L’homme qui a tué sa voisine juive, Sarah Halimi, en 2017 à Paris, peut-il être jugé pour ce crime commis en pleine « bouffée délirante »? La Cour de cassation se prononcera le 14 avril.
Le 4 avril 2017, Kobili Traoré, un musulman de 27 ans, avait roué de coups sa voisine juive de 65 ans, Lucie Attal – aussi appelée Sarah Halimi – aux cris de « Allah Akbar » avant de la défénestrer d’une HLM de Belleville, dans l’est parisien.
L’affaire avait relancé une vive polémique sur l’antisémitisme qui imprégnerait certains quartiers populaires, faisant réagir jusqu’au président Emmanuel Macron et au chef du gouvernement israélien. Mais deux ans et demi plus tard, la perspective d’un procès semblait s’éloigner.
Le 19 décembre 2019, la chambre de l’instruction de la cour d’appel avait conclu, en effet, sur la base de trois expertises médicales, que le jeune homme était « irresponsable pénalement en raison d’un trouble psychique ou neuropsychique ayant aboli son discernement » au moment des faits.
Cette décision, synonyme d’abandon des poursuites judiciaires, avait été vivement critiquée par des politiques de tous bords, dont la maire de Paris Anne Hidalgo, et plusieurs personnalités, notamment de la communauté juive.
Paradoxe
Mercredi, devant la chambre criminelle de la Cour de cassation, les avocats de la famille de la victime ont soulevé un « paradoxe« : la consommation de stupéfiants ou d’alcool avant de commettre une infraction est considérée habituellement comme une circonstance aggravante en matière pénale, mais deviendrait une cause d’irresponsabilité pénale si elle cause un trouble psychotique majeur.
« Si la consommation est excessive et entraîne une abolition du discernement, l’auteur s’est volontairement mis dans cette situation« , a mis en avant Me Julie Buk Lament, en soulignant que Kobili Traoré consommait une quinzaine de joints par jour depuis l’âge de 16 ans.
A l’inverse, la défense et l’avocate générale ont défendu la distinction entre l’ivresse causée par des psychotropes mais qui laisse une part de discernement, et une « bouffée délirante » qui l’abolit totalement.
« Kobili Traoré ne savait pas que sa consommation de cannabis pouvait entraîner une bouffée délirante« , inédite chez lui, a martelé Me Patrice Spinosi. « On vous demande une décision politique: consacrer un principe général d’exclusion de l’irresponsabilité pénale dès lors qu’il y a eu une consommation de stupéfiants« , s’est-il insurgé, s’inquiétant d’une proposition de loi déposée d’ailleurs au Parlement en ce sens. L’avocat a appelé la Cour à ne pas créer « une jurisprudence Halimi » sous la pression de l’opinion publique et des politiques.
« Vide juridique »
Tout en reconnaissant un « vide juridique » pour ce cas et une question « complexe« , l’avocate générale Sandrine Zientara a elle aussi invité la Cour à ne pas se substituer au politique et à rester fidèle à ses décisions passées, qui laissent l’appréciation de l’irresponsabilité pénale aux juges du fond.
Si, pendant l’enquête, sept experts psychiatriques ont tous conclu à une « bouffée délirante » chez le jeune homme, probablement provoquée ou aggravée par sa forte consommation de cannabis, l’un d’eux s’était démarqué sur les conséquences juridiques à en tirer. Le Dr Daniel Zagury suggérait en effet de retenir « l’altération du discernement« , invoquant une « intoxication chronique volontaire » dont Kobili Traoré ne pouvait ignorer les dangers.

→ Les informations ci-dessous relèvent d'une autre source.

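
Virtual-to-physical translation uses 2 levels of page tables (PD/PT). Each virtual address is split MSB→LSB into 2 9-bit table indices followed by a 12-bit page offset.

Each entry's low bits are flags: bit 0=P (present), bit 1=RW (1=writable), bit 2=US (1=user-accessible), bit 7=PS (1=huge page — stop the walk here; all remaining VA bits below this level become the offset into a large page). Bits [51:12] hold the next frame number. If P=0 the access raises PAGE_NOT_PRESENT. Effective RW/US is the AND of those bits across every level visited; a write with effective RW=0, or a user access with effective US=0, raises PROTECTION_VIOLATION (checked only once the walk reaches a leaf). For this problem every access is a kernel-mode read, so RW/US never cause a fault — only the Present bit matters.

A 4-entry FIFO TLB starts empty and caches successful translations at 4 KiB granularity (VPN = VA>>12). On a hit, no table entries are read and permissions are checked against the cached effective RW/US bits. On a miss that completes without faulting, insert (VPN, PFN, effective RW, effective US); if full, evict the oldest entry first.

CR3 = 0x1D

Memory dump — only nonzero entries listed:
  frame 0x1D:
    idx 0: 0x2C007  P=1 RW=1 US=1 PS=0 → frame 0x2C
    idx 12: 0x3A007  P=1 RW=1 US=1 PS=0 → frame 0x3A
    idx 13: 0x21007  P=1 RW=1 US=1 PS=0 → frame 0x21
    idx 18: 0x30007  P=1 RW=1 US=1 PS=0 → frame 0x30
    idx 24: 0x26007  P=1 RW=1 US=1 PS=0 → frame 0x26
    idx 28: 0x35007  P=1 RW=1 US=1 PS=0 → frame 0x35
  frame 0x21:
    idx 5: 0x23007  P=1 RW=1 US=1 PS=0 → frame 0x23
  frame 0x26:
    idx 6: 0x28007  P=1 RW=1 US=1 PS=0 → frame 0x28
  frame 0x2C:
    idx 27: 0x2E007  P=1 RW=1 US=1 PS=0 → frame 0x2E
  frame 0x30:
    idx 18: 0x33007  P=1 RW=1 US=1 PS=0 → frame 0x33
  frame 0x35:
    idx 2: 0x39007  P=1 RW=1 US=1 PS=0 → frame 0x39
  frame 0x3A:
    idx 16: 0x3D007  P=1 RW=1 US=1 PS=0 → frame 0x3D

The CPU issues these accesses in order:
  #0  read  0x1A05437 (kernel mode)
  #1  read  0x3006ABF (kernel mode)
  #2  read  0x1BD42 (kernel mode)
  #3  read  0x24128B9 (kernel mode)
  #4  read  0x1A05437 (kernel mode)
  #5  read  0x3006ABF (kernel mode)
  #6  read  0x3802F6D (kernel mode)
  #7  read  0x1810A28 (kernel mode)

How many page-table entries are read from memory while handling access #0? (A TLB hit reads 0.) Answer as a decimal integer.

Per-access translation:
#0 VA=0x1A05437 (r,kernel):
  L0: frame=0x1D idx=13 entry=0x21007 [P=1 RW=1 US=1 PS=0]
  L1: frame=0x21 idx=5 entry=0x23007 [P=1 RW=1 US=1 PS=0]
  ✓ 0x23437  — 2 lookups
#1 VA=0x3006ABF (r,kernel):
  L0: frame=0x1D idx=24 entry=0x26007 [P=1 RW=1 US=1 PS=0]
  L1: frame=0x26 idx=6 entry=0x28007 [P=1 RW=1 US=1 PS=0]
  ✓ 0x28ABF  — 2 lookups
#2 VA=0x1BD42 (r,kernel):
  L0: frame=0x1D idx=0 entry=0x2C007 [P=1 RW=1 US=1 PS=0]
  L1: frame=0x2C idx=27 entry=0x2E007 [P=1 RW=1 US=1 PS=0]
  ✓ 0x2ED42  — 2 lookups
#3 VA=0x24128B9 (r,kernel):
  L0: frame=0x1D idx=18 entry=0x30007 [P=1 RW=1 US=1 PS=0]
  L1: frame=0x30 idx=18 entry=0x33007 [P=1 RW=1 US=1 PS=0]
  ✓ 0x338B9  — 2 lookups
#4 VA=0x1A05437 (r,kernel):
  TLB hit vpn=0x1A05 → PA=0x23437
#5 VA=0x3006ABF (r,kernel):
  TLB hit vpn=0x3006 → PA=0x28ABF
#6 VA=0x3802F6D (r,kernel):
  L0: frame=0x1D idx=28 entry=0x35007 [P=1 RW=1 US=1 PS=0]
  L1: frame=0x35 idx=2 entry=0x39007 [P=1 RW=1 US=1 PS=0]
  ✓ 0x39F6D  — 2 lookups
#7 VA=0x1810A28 (r,kernel):
  L0: frame=0x1D idx=12 entry=0x3A007 [P=1 RW=1 US=1 PS=0]
  L1: frame=0x3A idx=16 entry=0x3D007 [P=1 RW=1 US=1 PS=0]
  ✓ 0x3DA28  — 2 lookups

Entries read for #0: 2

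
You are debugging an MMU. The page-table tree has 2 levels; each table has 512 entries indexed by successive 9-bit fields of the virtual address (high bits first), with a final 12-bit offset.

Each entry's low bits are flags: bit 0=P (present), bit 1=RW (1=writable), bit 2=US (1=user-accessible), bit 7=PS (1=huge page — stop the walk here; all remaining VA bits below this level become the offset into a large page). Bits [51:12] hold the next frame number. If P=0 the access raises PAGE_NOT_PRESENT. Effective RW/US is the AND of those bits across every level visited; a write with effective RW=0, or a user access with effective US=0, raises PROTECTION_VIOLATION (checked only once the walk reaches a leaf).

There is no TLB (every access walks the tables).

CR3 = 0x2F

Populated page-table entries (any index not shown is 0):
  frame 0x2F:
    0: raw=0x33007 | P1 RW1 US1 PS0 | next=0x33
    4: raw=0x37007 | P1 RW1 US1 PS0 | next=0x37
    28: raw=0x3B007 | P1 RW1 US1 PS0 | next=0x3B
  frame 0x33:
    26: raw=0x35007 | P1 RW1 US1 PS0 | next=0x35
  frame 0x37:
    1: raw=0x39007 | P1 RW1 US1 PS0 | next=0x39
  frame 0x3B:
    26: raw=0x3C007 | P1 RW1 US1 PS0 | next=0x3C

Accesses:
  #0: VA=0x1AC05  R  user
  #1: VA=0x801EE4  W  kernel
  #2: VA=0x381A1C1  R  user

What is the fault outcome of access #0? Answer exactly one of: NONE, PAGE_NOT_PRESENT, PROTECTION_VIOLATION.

Trace:
#0 VA=0x1AC05 (r,user):
  [0] read 0x2F idx=0: raw=0x33007 flags P=1 W=1 U=1 S=0
  [1] read 0x33 idx=26: raw=0x35007 flags P=1 W=1 U=1 S=0
  ✓ 0x35C05  — 2 lookups
#1 VA=0x801EE4 (w,kernel):
  [0] read 0x2F idx=4: raw=0x37007 flags P=1 W=1 U=1 S=0
  [1] read 0x37 idx=1: raw=0x39007 flags P=1 W=1 U=1 S=0
  ✓ 0x39EE4  — 2 lookups
#2 VA=0x381A1C1 (r,user):
  [0] read 0x2F idx=28: raw=0x3B007 flags P=1 W=1 U=1 S=0
  [1] read 0x3B idx=26: raw=0x3C007 flags P=1 W=1 U=1 S=0
  ✓ 0x3C1C1  — 2 lookups

Access #0 fault: NONE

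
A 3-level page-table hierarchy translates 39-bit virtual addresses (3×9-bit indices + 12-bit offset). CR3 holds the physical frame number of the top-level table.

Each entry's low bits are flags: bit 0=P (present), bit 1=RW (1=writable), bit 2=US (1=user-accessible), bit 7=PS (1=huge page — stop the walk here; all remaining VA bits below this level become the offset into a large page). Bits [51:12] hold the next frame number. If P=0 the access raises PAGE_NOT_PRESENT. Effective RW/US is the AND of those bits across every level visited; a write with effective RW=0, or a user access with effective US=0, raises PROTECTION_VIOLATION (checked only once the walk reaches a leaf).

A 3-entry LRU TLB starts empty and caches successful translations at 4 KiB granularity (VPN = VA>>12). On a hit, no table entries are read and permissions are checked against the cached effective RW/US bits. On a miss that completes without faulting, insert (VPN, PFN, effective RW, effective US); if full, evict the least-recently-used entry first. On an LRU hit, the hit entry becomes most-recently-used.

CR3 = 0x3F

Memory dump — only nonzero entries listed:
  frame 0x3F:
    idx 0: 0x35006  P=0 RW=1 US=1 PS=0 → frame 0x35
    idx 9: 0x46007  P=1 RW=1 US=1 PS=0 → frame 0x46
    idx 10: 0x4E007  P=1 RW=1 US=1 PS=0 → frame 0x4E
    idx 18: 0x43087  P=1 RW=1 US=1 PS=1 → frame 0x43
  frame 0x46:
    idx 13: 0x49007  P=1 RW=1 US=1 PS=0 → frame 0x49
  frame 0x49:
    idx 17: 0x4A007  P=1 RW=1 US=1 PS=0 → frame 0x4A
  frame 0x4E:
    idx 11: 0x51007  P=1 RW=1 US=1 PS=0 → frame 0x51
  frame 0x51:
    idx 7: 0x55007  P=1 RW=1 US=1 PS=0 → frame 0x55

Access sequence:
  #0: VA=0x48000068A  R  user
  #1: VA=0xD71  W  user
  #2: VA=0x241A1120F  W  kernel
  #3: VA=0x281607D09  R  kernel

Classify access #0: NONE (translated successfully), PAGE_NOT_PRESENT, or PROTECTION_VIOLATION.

Per-access translation:
#0 VA=0x48000068A (r,user):
  [0] read 0x3F idx=18: raw=0x43087 flags P=1 W=1 U=1 S=1
  → PA=0x4368A (huge @L0)  (1 entries read)
#1 VA=0xD71 (w,user):
  [0] read 0x3F idx=0: raw=0x35006 flags P=0 W=1 U=1 S=0
  → PAGE_NOT_PRESENT  (1 entries read)
#2 VA=0x241A1120F (w,kernel):
  [0] read 0x3F idx=9: raw=0x46007 flags P=1 W=1 U=1 S=0
  [1] read 0x46 idx=13: raw=0x49007 flags P=1 W=1 U=1 S=0
  [2] read 0x49 idx=17: raw=0x4A007 flags P=1 W=1 U=1 S=0
  → PA=0x4A20F  (3 entries read)
#3 VA=0x281607D09 (r,kernel):
  [0] read 0x3F idx=10: raw=0x4E007 flags P=1 W=1 U=1 S=0
  [1] read 0x4E idx=11: raw=0x51007 flags P=1 W=1 U=1 S=0
  [2] read 0x51 idx=7: raw=0x55007 flags P=1 W=1 U=1 S=0
  → PA=0x55D09  (3 entries read)

Access #0 fault: NONE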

Les magistrats de la cour d’appel ne l’avaient pas suivi et avaient déclaré le jeune homme irresponsable pénalement, tout en retenant que les charges étaient suffisantes pour des poursuites pour meurtre avec la circonstance aggravante de l’antisémitisme. Sur ce dernier point, ils avaient suivi les explications du Dr Zagury sur la dimension antisémite du geste de Kobili Traoré, pris d’un « délire persécutif polymorphe, à thématique mystique et démonopathique« . « Dans le bouleversement délirant, le simple préjugé ou la représentation banale partagée se sont transformées en conviction absolue« , avait expliqué l’expert dans son rapport.
Les magistrats de la cour d’appel avaient enfin ordonné l’hospitalisation complète du jeune homme, mesure administrative sous la responsabilité du préfet, et imposé vingt ans de mesures de sûreté, comprenant l’interdiction d’entrer en contact avec les proches de la victime et de retourner sur les lieux.